Esistono alcune associazioni di seed saver, di persone che, volontariamente o organizzati in comitati, custodiscono, scambiano e coltivano le varietà meno conosciute di frutta e verdura, spesso caratterizzate da sapori inusuali e pungenti. Informarsi su come sostenerle.
Secondo l’Unione mondiale per la conservazione della natura (Iucn), il valore economico delle aree verdi del pianeta è stimato in 130 miliardi di dollari l’anno, ovvero quanto il valore delle riserve di oro di Francia e Svizzera messe insieme.
I servizi di un ecosistema dipendono in larga misura dalla biodiversità, la cui funzione economica è legata anche (ma non solo) all’uso produttivo di risorse quali: legname, selvaggina, prodotti agricoli, allevamento, produzioni tipiche e molto altro ancora. Perché bisogna anche contare gli aspetti paesaggistici e i benefici per le politiche economiche derivanti dal mantenimento e dal ripristino della qualità ambientale e della ricchezza della fauna. Particolarmente interessanti sono i vantaggi legati alla riduzione della vulnerabilità ecologica di un sistema: garantire la naturale fertilità del terreni agricoli permette, ad esempio, una riduzione dell’uso dei fertilizzanti.
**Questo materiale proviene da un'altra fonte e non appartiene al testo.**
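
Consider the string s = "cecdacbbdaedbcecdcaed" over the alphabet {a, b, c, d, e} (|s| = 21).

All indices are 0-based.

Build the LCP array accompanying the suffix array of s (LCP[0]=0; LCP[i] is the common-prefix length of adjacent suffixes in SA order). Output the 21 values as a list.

rank→(start, suffix):
  0 → (4, 'acbbdaedbcecdcaed')
  1 → (18, 'aed')
  2 → (9, 'aedbcecdcaed')
  3 → (6, 'bbdaedbcecdcaed')
  4 → (12, 'bcecdcaed')
  5 → (7, 'bdaedbcecdcaed')
  6 → (17, 'caed')
  7 → (5, 'cbbdaedbcecdcaed')
  8 → (2, 'cdacbbdaedbcecdcaed')
  9 → (15, 'cdcaed')
  10 → (0, 'cecdacbbdaedbcecdcaed')
  11 → (13, 'cecdcaed')
  12 → (20, 'd')
  13 → (3, 'dacbbdaedbcecdcaed')
  14 → (8, 'daedbcecdcaed')
  15 → (11, 'dbcecdcaed')
  16 → (16, 'dcaed')
  17 → (1, 'ecdacbbdaedbcecdcaed')
  18 → (14, 'ecdcaed')
  19 → (19, 'ed')
  20 → (10, 'edbcecdcaed')

SA = [4, 18, 9, 6, 12, 7, 17, 5, 2, 15, 0, 13, 20, 3, 8, 11, 16, 1, 14, 19, 10]
i: (SA[i-1],SA[i]) lcp shared
  1: (4,18) 1 'a'
  2: (18,9) 3 'aed'
  3: (9,6) 0 ''
  4: (6,12) 1 'b'
  5: (12,7) 1 'b'
  6: (7,17) 0 ''
  7: (17,5) 1 'c'
  8: (5,2) 1 'c'
  9: (2,15) 2 'cd'
  10: (15,0) 1 'c'
  11: (0,13) 4 'cecd'
  12: (13,20) 0 ''
  13: (20,3) 1 'd'
  14: (3,8) 2 'da'
  15: (8,11) 1 'd'
  16: (11,16) 1 'd'
  17: (16,1) 0 ''
  18: (1,14) 3 'ecd'
  19: (14,19) 1 'e'
  20: (19,10) 2 'ed'

[0, 1, 3, 0, 1, 1, 0, 1, 1, 2, 1, 4, 0, 1, 2, 1, 1, 0, 3, 1, 2]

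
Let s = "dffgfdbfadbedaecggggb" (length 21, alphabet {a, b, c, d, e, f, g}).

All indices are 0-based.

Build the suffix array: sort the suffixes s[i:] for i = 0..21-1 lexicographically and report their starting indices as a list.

[8, 13, 20, 10, 6, 15, 12, 9, 5, 0, 14, 11, 7, 4, 1, 2, 19, 3, 18, 17, 16]

sorted suffixes:
  #0 SA[0]=8  'adbedaecggggb'
  #1 SA[1]=13  'aecggggb'
  #2 SA[2]=20  'b'
  #3 SA[3]=10  'bedaecggggb'
  #4 SA[4]=6  'bfadbedaecggggb'
  #5 SA[5]=15  'cggggb'
  #6 SA[6]=12  'daecggggb'
  #7 SA[7]=9  'dbedaecggggb'
  #8 SA[8]=5  'dbfadbedaecggggb'
  #9 SA[9]=0  'dffgfdbfadbedaecggggb'
  #10 SA[10]=14  'ecggggb'
  #11 SA[11]=11  'edaecggggb'
  #12 SA[12]=7  'fadbedaecggggb'
  #13 SA[13]=4  'fdbfadbedaecggggb'
  #14 SA[14]=1  'ffgfdbfadbedaecggggb'
  #15 SA[15]=2  'fgfdbfadbedaecggggb'
  #16 SA[16]=19  'gb'
  #17 SA[17]=3  'gfdbfadbedaecggggb'
  #18 SA[18]=18  'ggb'
  #19 SA[19]=17  'gggb'
  #20 SA[20]=16  'ggggb'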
Esperti di livello mondiale, stanno valutando i crescenti costi dovuti alla perdita di biodiversità e al degrado degli ecosistemi, per richiamare l’attenzione sui benefici economici, oltre che ecologici, derivati dai servizi ecosistemici (The Economics of Ecosystems and Biodiversity – TEEB).
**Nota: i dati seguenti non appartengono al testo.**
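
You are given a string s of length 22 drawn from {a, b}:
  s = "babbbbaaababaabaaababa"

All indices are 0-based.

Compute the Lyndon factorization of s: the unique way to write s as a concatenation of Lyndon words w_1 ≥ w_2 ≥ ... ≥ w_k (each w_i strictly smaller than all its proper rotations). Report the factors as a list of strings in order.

emit factor 1: 'b' (i=0, period=1)
emit factor 2: 'abbbb' (i=1, period=5)
emit factor 3: 'aaababaab' (i=6, period=9)
emit factor 4: 'aaabab' (i=15, period=6)
emit factor 5: 'a' (i=21, period=1)

["b", "abbbb", "aaababaab", "aaabab", "a"]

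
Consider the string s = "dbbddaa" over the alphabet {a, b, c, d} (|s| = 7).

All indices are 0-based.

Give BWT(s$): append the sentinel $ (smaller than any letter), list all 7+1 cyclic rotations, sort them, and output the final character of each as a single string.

aaddbd$b

rank  rotation  last
    0  $dbbddaa  a
    1  a$dbbdda  a
    2  aa$dbbdd  d
    3  bbddaa$d  d
    4  bddaa$db  b
    5  daa$dbbd  d
    6  dbbddaa$  $
    7  ddaa$dbb  b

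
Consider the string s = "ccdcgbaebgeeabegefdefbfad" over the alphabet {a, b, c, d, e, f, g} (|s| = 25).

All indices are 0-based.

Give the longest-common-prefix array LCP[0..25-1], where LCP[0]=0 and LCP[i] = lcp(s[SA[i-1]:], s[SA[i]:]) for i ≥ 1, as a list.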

La valutazione del valore economico della biodiversità per il pianeta parte dal presupposto che la tutela di aree e specie protette e lo sviluppo di zone di agricoltura sostenibile possono essere un volano di crescita per tutte le aree geografiche pianeta.
Il Protocollo di Kyoto prevede, tra i meccanismi mondiali della mitigazione del cambiamento climatico, un’attenta ed estesa opera di riforestazione. È scientificamente dimostrato che la riqualificazione di aree ad alto tasso di biodiversità (ovvero, ricche di piante e animali diversi) contribuiscono maggiormente, grazie alla loro vitalità, ad assorbire CO2, il principale gas a effetto serra. Un ettaro di foresta può ospitare oltre 750 specie di alberi e 1.500 specie di altre piante e arbusti.
Gli oceani, il suolo e le paludi, offrono un contributo essenziale per l’assorbimento di CO2. Il fito-placton degli oceani è un serbatoio per l’accumulo e lo scambio dell’anidride carbonica; insieme alle aree verdi ed alle foreste è il principale regolatore della concentrazione di questo gas serra nell’atmosfera.
La mitigazione degli effetti dettati dai cambiamenti climatici è in sinergia anche con la conservazione della diversità biologica, parametro guida per il mantenimento dei servizi ecosistemici.
Tutelare e proteggere le aree verdi tropicali è una delle cose più efficaci, vantaggiose, rapide e vincenti in termini di assorbimento di CO2.
Studiare e aderire ai progetti di riduzione e compensazione della CO2 in Italia basati, come Impatto Zero®, sulla tutela delle aree verdi nel mondo.